The Last Communion of Saint Jerome is a painting by the Italian Renaissance master Sandro Botticelli, finished around 1494–1495. It is now in the Metropolitan Museum of Art, in New York City.

The picture was inspired by the pseudepigraphical medieval Epistle of Eusebius to Damasus, also known as De morte Hieronymi. Rita Lizzi Testa writes, “The painting represents the very moment in which Jerome, having gathered his companions from the monastery around him, is lying on a linen sheet and is asking one of his brothers to bring him the body of Christ….The epistle recalls that when Jerome saw the priest come closer, he asked his companions to help him get to his knees, while professing his faith in Christ whose body and blood are present in the wafer.” No ancient author is known to have described this scene.

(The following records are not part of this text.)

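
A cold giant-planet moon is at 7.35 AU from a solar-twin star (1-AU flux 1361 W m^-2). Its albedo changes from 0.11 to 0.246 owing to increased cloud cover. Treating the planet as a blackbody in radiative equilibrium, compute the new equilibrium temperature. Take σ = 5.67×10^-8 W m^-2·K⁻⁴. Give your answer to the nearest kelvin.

Irradiance scales as 1/d², so S = 1361 W m^-2 × (1/7.35)² = 25.19 W m^-2.
New equilibrium: T₂ = [(1−0.246)·25.19/(4σ)]^(1/4) = 95.66 K.

96 kelvin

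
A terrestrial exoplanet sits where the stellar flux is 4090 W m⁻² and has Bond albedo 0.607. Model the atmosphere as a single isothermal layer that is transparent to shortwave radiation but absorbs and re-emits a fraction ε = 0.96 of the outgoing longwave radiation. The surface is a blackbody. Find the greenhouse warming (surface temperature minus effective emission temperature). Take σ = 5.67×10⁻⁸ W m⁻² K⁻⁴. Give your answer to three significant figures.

51.5 kelvin

At the top of the atmosphere, σT_e⁴ = S(1−α)/4 = 401.8 W m⁻², giving T_e = 290.1 K.
The surface balance (absorbed SW + ε·downward IR = σT_s⁴) with T_a⁴ = T_s⁴/2 reduces to T_s = T_e·[2/(2−ε)]^¼ = 341.7 K.
Greenhouse warming: T_s − T_e = 51.53 K.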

Testa connects the subject matter of Botticelli’s painting with the preaching of Girolamo Savonarola in Florence around the time of its execution. The pseudepigraphical epistle from which the scene derives had lately become popular in Italy, undergoing several reprints from 1471 to 1487, meanwhile the supporters of Savonarola found in it “a simplified compendium of what they believed to be the authentic message of the most ancient form of Christianity”. Botticelli was commissioned by Francesco del Pugliese, a noted follower of Savonarola, and Testa opines that del Pugliese, sensing an analogue between the figures of Jerome and Savonarola, may have been “thinking of the last moments of Savonarola’s life” when he commissioned this particular scene.

The subject was also later depicted by the Baroque Bolognese painter Agostino Carracci in his painting now in the Pinacoteca Nazionale di Bologna, and by the Baroque painter Domenichino in a painting in the Vatican Pinacoteca.